I think it’s fair to guess that if you like Jane Austin, and find yourself gasping when Darcy reaches for Elizabeth’s hand to help her into the carriage, then you’ll definitely find yourself clenching your jaw each time Shi Yi is called in front of her mother-in-law for an unearned scolding.

Without attempting (and, I’m sure, failing) to recap the entire show, I want to speak on one particular reason that I found The Sword and The Brocade so moving, so worthwhile.

From the very beginning I believed that Shi Yi had the ability to be independent. She had the intelligence, fortitude, and practical skill (embroidery) to leave the capital and live comfortably with her mother and her BFF/maid Dong Qing. In such a devastatingly patriarchal, Confucian time-and-place, striking out on her own and living life for herself (not her matriarchal family, or her husband, or her husband’s family, or her children, ad infinitum) seems like the only path that could offer her a modicum of autonomy.

So HOW could a time-period romance with a “happily married” end goal POSSIBLY stay true to this character and deliver a satisfying, believable arc? How could she maintain her agency and be in a relationship with such a heavy imbalance?

Amazingly, the show delivers.

Some viewers seemed displeased that Ling Yi fell so hard for Shi Yi, and yet Shi Yi kept her distance for a long time. She didn’t even seem to have feelings for him, and she was quick to allow herself to be manipulated into thinking he was responsible for her mother’s death. Even once she started acting on her romantic feelings for him, Ling Yi still pined and pined, torturing himself with the question of whether she actually loved him or simply felt grateful toward him.

But why should Shi Yi, who never wanted to be married in the first place and who accepted the marriage and took on the burden of main wife with aplomb, even in the face of hostile in-laws and scheming from the harem, why should she fall for Ling Yi in the first place?
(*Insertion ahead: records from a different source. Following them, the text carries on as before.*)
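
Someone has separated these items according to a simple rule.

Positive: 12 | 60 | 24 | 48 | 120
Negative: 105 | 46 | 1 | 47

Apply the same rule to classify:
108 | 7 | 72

Positive, Negative, Positive

The rule appears to be: multiple of 4.
Positive: 108, since 108 = 4·27.
Negative: 7, since 7 = 4·1 + 3.
Positive: 72, since 72 = 4·18.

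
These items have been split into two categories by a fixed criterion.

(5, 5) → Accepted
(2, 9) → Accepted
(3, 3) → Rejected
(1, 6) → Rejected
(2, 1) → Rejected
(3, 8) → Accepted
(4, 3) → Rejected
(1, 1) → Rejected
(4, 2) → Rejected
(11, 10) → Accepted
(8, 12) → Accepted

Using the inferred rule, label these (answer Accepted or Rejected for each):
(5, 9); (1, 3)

Accepted, Rejected

'Accepted' ⟺ sum ≥ 10.
(5, 9): 5+9 = 14, qualifies → Accepted. (1, 3): 1+3 = 4, fails the rule → Rejected.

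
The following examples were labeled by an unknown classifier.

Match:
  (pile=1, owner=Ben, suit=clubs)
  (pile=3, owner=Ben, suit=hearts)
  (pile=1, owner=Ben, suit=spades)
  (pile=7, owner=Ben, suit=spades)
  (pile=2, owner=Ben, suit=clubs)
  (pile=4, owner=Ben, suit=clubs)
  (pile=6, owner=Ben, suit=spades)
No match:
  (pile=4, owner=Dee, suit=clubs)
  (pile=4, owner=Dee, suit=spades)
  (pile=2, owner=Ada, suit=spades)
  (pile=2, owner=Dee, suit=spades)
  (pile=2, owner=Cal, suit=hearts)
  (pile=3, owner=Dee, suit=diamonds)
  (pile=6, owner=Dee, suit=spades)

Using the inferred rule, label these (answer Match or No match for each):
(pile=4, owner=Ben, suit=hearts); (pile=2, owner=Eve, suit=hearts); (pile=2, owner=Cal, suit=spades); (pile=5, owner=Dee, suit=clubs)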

Because he’s nice to her? Because he respects her? Because he loves her?

Not good enough.

This seems just like Ling Yi fears, that she’s actually just confusing her feeling of gratitude with feelings of love.

In part, this is due to her lack of previous relationships. She has nothing to compare her feelings to, so of course she flounders when trying to understand them.

But more than that, much more than that, is the fact that the relationship is too unbalanced for us (or them) to believe that she can even truly separate feelings of gratitude and love.

An employee in a relationship with a boss. A student in a relationship with a teacher.

You cannot divorce romantic feelings from the power dynamic.

Similarly, stay-at-home mothers who become destitute after a divorce because they lack independent funds and who can’t easily find a new job because they lack the expected experience. How many (mostly) women stay in unhappy relationships simply because they know they can’t afford to leave it? Too many.

Ling Yi is a good man. He treats all of his concubines respectfully (if only respectfully) and he sticks to his values and works hard in court to rid it of corruption and help the populace. He also does all kinds of swoon-worthy things for Shi Yi.

But still, it wasn’t until he told her to keep the divorce agreement that I believed in their relationship whole heartedly.

This was a beautiful decision from the scriptwriters.

Shi Yi has finally fallen for Ling Yi. They have been through more than 40 episodes of tribulations together and made it through stronger for it. They have the utmost trust in each other and Shi Yi is planning to rip up her divorce agreement.

But Ling Yi stops her.

He tells her to keep it.

It’s such a small thing, but it is so powerful.

It doesn’t matter if he is trustworthy. It doesn’t matter if they love each other. It doesn’t matter if they have the utmost faith in one another and their relationship.

It isn’t a true relationship until it is balanced, and it can’t be balanced until Shi Yi has the agency to leave it.

That she chooses to stay is what makes it a true happily-ever-after.